Microplastics & Pollution Quiz ♻️

They're in your blood, your food, and your lungs — the invisible pollution crisis.

Microplastics & Pollution Quiz: Test Your Knowledge

The average person ingests approximately 5 grams of plastic per week — equivalent to a credit card — through food, water, and air. Microplastics (particles under 5mm) have been found on the summit of Mount Everest, in the deepest ocean trenches, in Arctic sea ice, and inside human blood, lungs, and placentas. This 50-question quiz digs into what microplastics are, where they come from, how they affect the body, and what pollution more broadly is doing to our planet.

How It Works

Each round presents 10 randomized multiple-choice questions drawn from a pool of 50, so every playthrough is different. You get instant feedback with explanations after each answer, plus a shareable score at the end.

What You'll Learn

You'll explore the definition and sources of microplastics, what science has found inside the human body, the scale of ocean plastic pollution including the Great Pacific Garbage Patch, the dangers of PFAS "forever chemicals," the hidden toll of air, light, and noise pollution, e-waste statistics, and the solutions — from The Ocean Cleanup project to circular economy policy — being deployed around the world.

Frequently Asked Questions

Are microplastics harmful to humans?

Research is ongoing but concerning. Microplastics have been detected in human blood, lungs, placentas, and breast milk. Studies suggest they can carry toxic chemicals, act as endocrine disruptors, cause inflammation, and potentially damage cells. A 2024 study in the New England Journal of Medicine found microplastics and nanoplastics in arterial plaques, linking them to higher risk of heart attack and stroke. While definitive long-term human health data is still emerging, the precautionary evidence is substantial.

How much plastic is in the ocean?

Estimates suggest there are over 5 trillion pieces of plastic in the ocean, weighing more than 250,000 tonnes at the surface alone. If stretched end to end, those pieces could circle Earth more than 400 times. The Great Pacific Garbage Patch — the most famous accumulation zone — covers an area twice the size of Texas and contains around 80,000 tonnes of plastic, mostly in the form of microplastics rather than the "island of trash" that is often imagined.
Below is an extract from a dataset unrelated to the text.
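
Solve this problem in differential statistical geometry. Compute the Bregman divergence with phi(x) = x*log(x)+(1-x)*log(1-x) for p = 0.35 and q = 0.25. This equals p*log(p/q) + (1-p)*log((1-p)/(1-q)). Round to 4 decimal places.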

Roughly 8–12 million tonnes of new plastic enter the ocean every year.

Can we clean up microplastics?

Cleaning up microplastics is one of the greatest environmental challenges. The Ocean Cleanup project, founded by Boyan Slat, uses passive systems in the open ocean and river interceptors to collect plastic before it enters the sea. However, critics note that microplastics already dispersed throughout the water column and ocean floor may be impossible to recover at scale. Experts broadly agree that prevention — stopping plastic from entering the environment in the first place — is far more effective than cleanup. This means better waste management, extended producer responsibility laws, and reducing single-use plastic production.